Quello che dieci anni fa fece Torino con i piccoli bus elettrici del centro e pesanti e ingombranti batterie al piombo, si può fare ora risparmiando il 50% circa sul prezzo d’acquisto di autobus elettrici nuovi di produzione prevalentemente cinese. Se così fosse, la trasformazione del parco mezzi del trasporto pubblico delle città italiane potrebbe diventare possibile nell’arco di una decina d’anni.

 

17 COMMENTI

  1. Siamo molto contenti di questa iniziativa industriale, fondamentale per noi che produciamo veicoli elettrici. Mi auguro che in futuro potremo provare le celle Seri su i nostri prodotti!

    • Sono d’accordo, Cesar, tanto più che la Seri opererà (e assumerà personale) in una fabbrica dismessa, ex Indesit, e assorbendo anche personale Whirpool. Il nuovo che avanza a coprire gli spazi lasciati liberi da settore in difficoltà, non possiamo pensare di sopravvivere limitandoci a difendere l’esistente, bisogna investire in nuovi settori.

  2. Sono contento per i lavoratori e anche per noi consumatori che ci sia uno sviluppo importante delle batterie al litio in Italia.

  3. Federico Vitali sin dal 1990 ha sempre voluto realizzare una industria circolare a misura d’uomo ed eco compatibile.
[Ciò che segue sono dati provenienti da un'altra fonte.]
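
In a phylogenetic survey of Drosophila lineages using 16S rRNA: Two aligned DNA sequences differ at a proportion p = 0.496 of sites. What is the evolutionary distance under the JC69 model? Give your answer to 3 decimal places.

d = −(3/4) ln(1 − 4p/3) = −0.75 ln(1 − 0.661333) = −0.75 ln(0.338667)
  = −0.75 × (-1.082738) = 0.812054 substitutions/site.

0.812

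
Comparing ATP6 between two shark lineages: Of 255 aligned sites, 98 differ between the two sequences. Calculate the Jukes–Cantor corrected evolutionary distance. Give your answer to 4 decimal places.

0.5387

p = 98/255 ≈ 0.384314.
d = −(3/4) ln(1 − 4p/3) = −0.75 ln(1 − 0.512419) = −0.75 ln(0.487581)
  = −0.75 × (-0.718299) = 0.538724 substitutions/site.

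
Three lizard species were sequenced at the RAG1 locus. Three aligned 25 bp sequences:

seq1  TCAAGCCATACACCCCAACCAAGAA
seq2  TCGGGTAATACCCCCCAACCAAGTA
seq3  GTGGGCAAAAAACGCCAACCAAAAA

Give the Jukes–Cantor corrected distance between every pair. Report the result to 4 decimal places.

seq1–seq2: 6/25 sites differ → p = 0.24, d = −0.75 ln(1 − 0.32) = 0.289247 ≈ 0.2892.
seq1–seq3: 9/25 sites differ → p = 0.36, d = −0.75 ln(1 − 0.48) = 0.490445 ≈ 0.4904.
seq2–seq3: 9/25 sites differ → p = 0.36, d = −0.75 ln(1 − 0.48) = 0.490445 ≈ 0.4904.

d(seq1,seq2) = 0.2892, d(seq1,seq3) = 0.4904, d(seq2,seq3) = 0.4904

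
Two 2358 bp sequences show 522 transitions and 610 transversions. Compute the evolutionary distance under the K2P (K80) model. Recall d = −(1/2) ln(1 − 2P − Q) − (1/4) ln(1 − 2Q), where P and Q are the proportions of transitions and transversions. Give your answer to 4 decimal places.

P = 522/2358 ≈ 0.221374 and Q = 610/2358 ≈ 0.258694.
Under the Kimura two-parameter model, d = −½ ln(1 − 2P − Q) − ¼ ln(1 − 2Q).
1 − 2P − Q = 0.298558, giving −½ ln(0.298558) = 0.604396.
1 − 2Q = 0.482612, giving −¼ ln(0.482612) = 0.182136.
d = 0.604396 + 0.182136 = 0.786532.

0.7865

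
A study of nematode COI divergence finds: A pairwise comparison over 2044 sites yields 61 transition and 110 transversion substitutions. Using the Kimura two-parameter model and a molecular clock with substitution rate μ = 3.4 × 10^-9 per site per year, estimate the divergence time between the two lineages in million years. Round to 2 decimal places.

13.05

P = 61/2044 ≈ 0.029843 and Q = 110/2044 ≈ 0.053816.
Under the Kimura two-parameter model, d = −½ ln(1 − 2P − Q) − ¼ ln(1 − 2Q).
1 − 2P − Q = 0.886498, giving −½ ln(0.886498) = 0.060238.
1 − 2Q = 0.892368, giving −¼ ln(0.892368) = 0.028469.
d = 0.060238 + 0.028469 = 0.088707.
Under a molecular clock d = 2μt, so t = d/(2μ) = 0.088707 / (2 × 3.4 × 10^-9) = 13.05 million years.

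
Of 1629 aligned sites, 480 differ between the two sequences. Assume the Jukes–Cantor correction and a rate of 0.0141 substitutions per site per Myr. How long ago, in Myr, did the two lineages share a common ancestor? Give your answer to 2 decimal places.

13.27

p = 480/1629 ≈ 0.294659.
d = −(3/4) ln(1 − 4p/3) = −0.75 ln(1 − 0.392879) = −0.75 ln(0.607121)
  = −0.75 × (-0.499027) = 0.374270 substitutions/site.
Under a molecular clock d = 2μt, so t = d/(2μ) = 0.374270 / (2 × 0.0141) = 13.27 Myr.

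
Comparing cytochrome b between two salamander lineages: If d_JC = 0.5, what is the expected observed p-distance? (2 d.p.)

0.36

p = (3/4)(1 − e^(−4d/3)) = 0.75 × (1 − e^(-0.666667)) = 0.75 × (1 − 0.513417) = 0.364937.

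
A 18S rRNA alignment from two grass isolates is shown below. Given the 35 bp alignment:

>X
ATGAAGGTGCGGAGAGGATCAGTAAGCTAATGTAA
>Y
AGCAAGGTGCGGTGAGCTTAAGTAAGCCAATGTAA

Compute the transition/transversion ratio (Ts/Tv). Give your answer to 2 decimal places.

Transitions are A↔G and C↔T; transversions are all other mismatches.
Transitions: 1. Transversions: 6.
R = 1/6 = 0.166666… ≈ 0.17 (to 2 d.p.).

0.17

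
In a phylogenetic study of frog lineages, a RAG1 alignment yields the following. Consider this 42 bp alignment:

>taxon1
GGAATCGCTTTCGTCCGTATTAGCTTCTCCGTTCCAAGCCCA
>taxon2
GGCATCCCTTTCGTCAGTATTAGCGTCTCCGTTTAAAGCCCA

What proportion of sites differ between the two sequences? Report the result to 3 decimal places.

0.143

The sequences differ at 6 of 42 positions (sites 3, 7, 16, 25, 34, 35).
p = 6/42 = 0.142857… ≈ 0.143 (to 3 d.p.).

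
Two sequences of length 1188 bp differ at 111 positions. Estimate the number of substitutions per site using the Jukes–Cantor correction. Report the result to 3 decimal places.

0.100

p = 111/1188 ≈ 0.093434.
d = −(3/4) ln(1 − 4p/3) = −0.75 ln(1 − 0.124579) = −0.75 ln(0.875421)
  = −0.75 × (-0.133050) = 0.099788 substitutions/site.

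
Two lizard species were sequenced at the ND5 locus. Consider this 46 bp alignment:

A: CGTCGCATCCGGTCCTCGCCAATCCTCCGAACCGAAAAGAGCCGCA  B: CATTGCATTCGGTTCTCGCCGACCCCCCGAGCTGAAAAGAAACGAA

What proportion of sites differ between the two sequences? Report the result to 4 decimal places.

The sequences differ at 12 of 46 positions.
p = 12/46 = 0.260869… ≈ 0.2609 (to 4 d.p.).

0.2609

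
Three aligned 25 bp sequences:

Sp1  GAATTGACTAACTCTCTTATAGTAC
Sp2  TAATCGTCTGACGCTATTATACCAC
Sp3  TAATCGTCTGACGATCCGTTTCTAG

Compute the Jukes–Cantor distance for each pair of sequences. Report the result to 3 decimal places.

d(Sp1,Sp2) = 0.417, d(Sp1,Sp3) = 0.766, d(Sp2,Sp3) = 0.417

Sp1–Sp2: 8/25 sites differ → p = 0.32, d = −0.75 ln(1 − 0.426667) = 0.417216 ≈ 0.417.
Sp1–Sp3: 12/25 sites differ → p = 0.48, d = −0.75 ln(1 − 0.64) = 0.766238 ≈ 0.766.
Sp2–Sp3: 8/25 sites differ → p = 0.32, d = −0.75 ln(1 − 0.426667) = 0.417216 ≈ 0.417.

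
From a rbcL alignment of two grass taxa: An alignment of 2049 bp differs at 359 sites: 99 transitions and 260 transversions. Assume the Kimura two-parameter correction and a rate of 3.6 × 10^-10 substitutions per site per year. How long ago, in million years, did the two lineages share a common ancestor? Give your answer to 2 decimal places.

277.33

P = 99/2049 ≈ 0.048316 and Q = 260/2049 ≈ 0.126891.
Under the Kimura two-parameter model, d = −½ ln(1 − 2P − Q) − ¼ ln(1 − 2Q).
1 − 2P − Q = 0.776477, giving −½ ln(0.776477) = 0.126494.
1 − 2Q = 0.746218, giving −¼ ln(0.746218) = 0.073184.
d = 0.126494 + 0.073184 = 0.199678.
Under a molecular clock d = 2μt, so t = d/(2μ) = 0.199678 / (2 × 3.6 × 10^-10) = 277.33 million years.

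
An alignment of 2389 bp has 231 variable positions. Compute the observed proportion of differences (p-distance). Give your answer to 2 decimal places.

0.10

p = 231/2389 = 0.096693… ≈ 0.10 (to 2 d.p.).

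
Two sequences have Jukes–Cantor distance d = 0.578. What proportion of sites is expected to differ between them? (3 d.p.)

p = (3/4)(1 − e^(−4d/3)) = 0.75 × (1 − e^(-0.770667)) = 0.75 × (1 − 0.462704) = 0.402972.

0.403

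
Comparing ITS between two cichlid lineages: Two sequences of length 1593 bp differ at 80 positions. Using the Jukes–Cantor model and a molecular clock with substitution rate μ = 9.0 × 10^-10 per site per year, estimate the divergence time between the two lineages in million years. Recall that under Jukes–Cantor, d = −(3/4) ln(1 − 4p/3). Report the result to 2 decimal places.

28.88

p = 80/1593 ≈ 0.05022.
d = −(3/4) ln(1 − 4p/3) = −0.75 ln(1 − 0.06696) = −0.75 ln(0.93304)
  = −0.75 × (-0.069307) = 0.051980 substitutions/site.
Under a molecular clock d = 2μt, so t = d/(2μ) = 0.051980 / (2 × 9.0 × 10^-10) = 28.88 million years.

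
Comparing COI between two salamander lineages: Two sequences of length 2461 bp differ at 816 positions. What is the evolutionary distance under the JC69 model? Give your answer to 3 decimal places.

0.438

p = 816/2461 ≈ 0.331573.
d = −(3/4) ln(1 − 4p/3) = −0.75 ln(1 − 0.442097) = −0.75 ln(0.557903)
  = −0.75 × (-0.583570) = 0.437678 substitutions/site.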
Esordisce commercialmente nella mobilità elettrica nel 1991 la produzione, vendita ed assistenza post vendita con il Tradporter NU91 per la raccolta di RSU nel Comune di Fermo, si tratta di un veicolo a trazione elettrica derivato da una scocca prodotta dalla Effefí di Isola delle Femmine (PA).
    Anche altre città italiane acquisteranno poi veicoli simili o evoluzioni.
    La circolarità dell’attività produttive e dei cicli di vita dei manufatti, è stato sempre un pallino del Vitali, altrimenti non si spiegherebbe perché la sua prima azienda, la FAAM spa, negli anni settanta, la abbia voluta fondare in un paese di circa 2500 anime, Monterubbiano (FM), quando a 30 km più a sud poteva usufruire di tutti i vantaggi che la cassa del mezzogiorno offriva. Monterubbiano antichissimo e nobile paese negli anni 50/60 era popolato da 5000 anime circa, la metà della popolazione emigrò nella zona calzaturiera e nelle città italiane per contribuire alla richiesta di manovalanza che il boom economico richiedeva.
    Con le stesse ideologie e modi di fare, anche in questo caso, il Vitali insieme al Gruppo SERI, puntano a creare per il benessere pubblico circolarmente.

  4. Sono uno dei 75 fortunati che parteciperà a questo nuovo progetto.Un grazie al gruppo Seri che ci ha dato una nuova opportunità di lavoro.

  5. finalmente non dovremo pagare più 100 euro di spedizione e dogana per ordinare una batteria da 200 euro!

  6. Sul tema della riconversione dei vecchi bus conservandone il pianale sono scettico.

    Il retrofit dovrebbe essere fatto per mezzi che hanno un’immagine storica ed emblematica al fine di conservarla (la Jaguar E, la R4, il traghetto San Cristoforo sul nostro lago), non di certo i banali bus di Torino.

    Torino dovrebbe affiancare ai tram dei nuovi filobus con accumulatori al litio che consentano di uscire dai percorsi fissi, assicurando così l’autonomia anche fuori dalle linee elettriche aeree.

    Fondamentale l’immagine di questi mezzi, che dovrebbe essere determinata da un concorso internazionale d’idee come quello indetto per i bus di Londra, vinto da Thomas Heatherwick nel segno dei tradizionali double-decker.

    L’immagine di una città è trasmessa dai suoi mezzi pubblici.

    • perchè spendere 250.000 euro per un minibus nuovo quando puoi spenderne 60.000 per restaurarne uno vecchio?
      Col bando per il revamping dei “Tecnobus Gulliver U520” di Roma sono riusciti a ripristinare 60 minibus con 7.000.000 di euro, manutenzione inclusa per i prossimi 5 anni; per ogni minibus, 40.000 euro di batterie e 20.000 euro per sistemare il resto.

      Erano costati 250.000 euro l’uno negli anni ’90.

      https://autoguida.wordpress.com/2019/08/20/torna-la-linea-117-di-minbus-elettrici-a-roma/

      • I 60 minibus elettrici Gulliver erano da tempo abbandonati e inutilizzati nei depositi di Atac Roma, scaduto il contratto, Atac ha internalizzato la manutenzione ma non è riuscita a rimetterli in strada.

        In questo caso i minibus erano elettrici e non hanno dovuto subire adattamenti consistenti e omologazioni come nel caso di bus diesel usati per anni da riconvertire all’elettrico.